The Iceberg Effect - The Hidden Health and Safety Costs that Quietly Cut Your Company's Profits

By Southalls
schedule17th Feb 21

The HSE has published their latest Health and Safety Statistics 2020, providing a revealing insight into present-day challenges in the workplace. 38.8 million days were lost due to work-related ill health and workplace injuries in 2019/2020 overall. 

  • 1.6 million working people are suffering from work-related ill-health.
  • 111 workers were killed at work in 2019/2020. There were 693,000 non-fatal injuries to workers according to the Labour Force Survey in 2019/2020. 

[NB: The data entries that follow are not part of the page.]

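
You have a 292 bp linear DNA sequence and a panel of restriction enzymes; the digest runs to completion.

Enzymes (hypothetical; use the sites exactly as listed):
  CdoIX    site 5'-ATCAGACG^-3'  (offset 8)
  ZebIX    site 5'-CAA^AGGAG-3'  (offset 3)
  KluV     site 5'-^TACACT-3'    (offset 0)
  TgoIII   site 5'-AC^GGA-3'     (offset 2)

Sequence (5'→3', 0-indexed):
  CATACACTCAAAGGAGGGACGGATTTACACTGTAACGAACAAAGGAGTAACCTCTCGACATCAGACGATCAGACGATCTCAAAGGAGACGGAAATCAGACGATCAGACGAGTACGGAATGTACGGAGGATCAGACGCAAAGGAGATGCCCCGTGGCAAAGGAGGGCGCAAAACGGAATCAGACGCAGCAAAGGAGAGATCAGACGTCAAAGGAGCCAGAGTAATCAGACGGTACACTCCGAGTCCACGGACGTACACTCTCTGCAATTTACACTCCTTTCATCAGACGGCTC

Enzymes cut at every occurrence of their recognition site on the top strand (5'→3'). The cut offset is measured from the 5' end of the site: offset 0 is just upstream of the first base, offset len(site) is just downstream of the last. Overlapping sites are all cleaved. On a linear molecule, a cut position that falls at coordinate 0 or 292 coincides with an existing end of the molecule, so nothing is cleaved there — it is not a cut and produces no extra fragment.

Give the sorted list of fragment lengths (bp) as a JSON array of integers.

Scan for sites:
  CdoIX ATCAGACG/8: at [59, 67, 93, 101, 128, 176, 197, 222, 280] ⇒ [67, 75, 101, 109, 136, 184, 205, 230, 288]
  ZebIX CAAAGGAG/3: at [8, 39, 79, 136, 155, 187, 206] ⇒ [11, 42, 82, 139, 158, 190, 209]
  KluV TACACT/0: at [2, 25, 231, 252, 268] ⇒ [2, 25, 231, 252, 268]
  TgoIII ACGGA/2: at [18, 87, 112, 121, 171, 245] ⇒ [20, 89, 114, 123, 173, 247]

Pooled cuts: [2, 11, 20, 25, 42, 67, 75, 82, 89, 101, 109, 114, 123, 136, 139, 158, 173, 184, 190, 205, 209, 230, 231, 247, 252, 268, 288]

Fragments:
  [0,2): 2 bp
  [2,11): 9 bp
  [11,20): 9 bp
  [20,25): 5 bp
  [25,42): 17 bp
  [42,67): 25 bp
  [67,75): 8 bp
  [75,82): 7 bp
  [82,89): 7 bp
  [89,101): 12 bp
  [101,109): 8 bp
  [109,114): 5 bp
  [114,123): 9 bp
  [123,136): 13 bp
  [136,139): 3 bp
  [139,158): 19 bp
  [158,173): 15 bp
  [173,184): 11 bp
  [184,190): 6 bp
  [190,205): 15 bp
  [205,209): 4 bp
  [209,230): 21 bp
  [230,231): 1 bp
  [231,247): 16 bp
  [247,252): 5 bp
  [252,268): 16 bp
  [268,288): 20 bp
  [288,292): 4 bp

[1,2,3,4,4,5,5,5,6,7,7,8,8,9,9,9,11,12,13,15,15,16,16,17,19,20,21,25]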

In the event of an accident at work, many employers focus their efforts on looking at the immediate cause and reacting to ensure operations continue to run smoothly. Rarely do businesses look further into the root causes of accidents and the true cost impact of an accident.

It is often assumed that workplace accident costs are recoverable through insurance. This is a dangerous misconception.

Accident and ill-health costs can be likened to an iceberg: costs that are recoverable are visible but those that are unrecoverable are hidden below the waterline and are many times greater. The HSE estimates the hidden cost of accidents can be up to 10 times greater than the insured costs.

Uninsured costs can include:

  • Lost time
  • Sick pay
  • Damage or loss of product and raw materials
  • Repairs to plant and equipment
  • Extra wages, overtime working and temporary labour
  • Production delays 
  • Investigation time
  • FFI or prosecution fines
  • Loss of contracts and damage to reputation
  • Legal costs.

These hidden costs come out of company profit. Furthermore, as accident losses increase, so will a company’s insurance premiums. It is clear that directly and indirectly, accidents reduce profitability.

There are definite hidden savings in accident prevention with business success directly linked to effective accident prevention. “Keep your bottom line bouyant by effective investment in accident prevention.

Review your accident statistics and speak to the boots on the ground to see how and where it’s best to invest,” advises Ian Hatherly, Business Director of Southalls.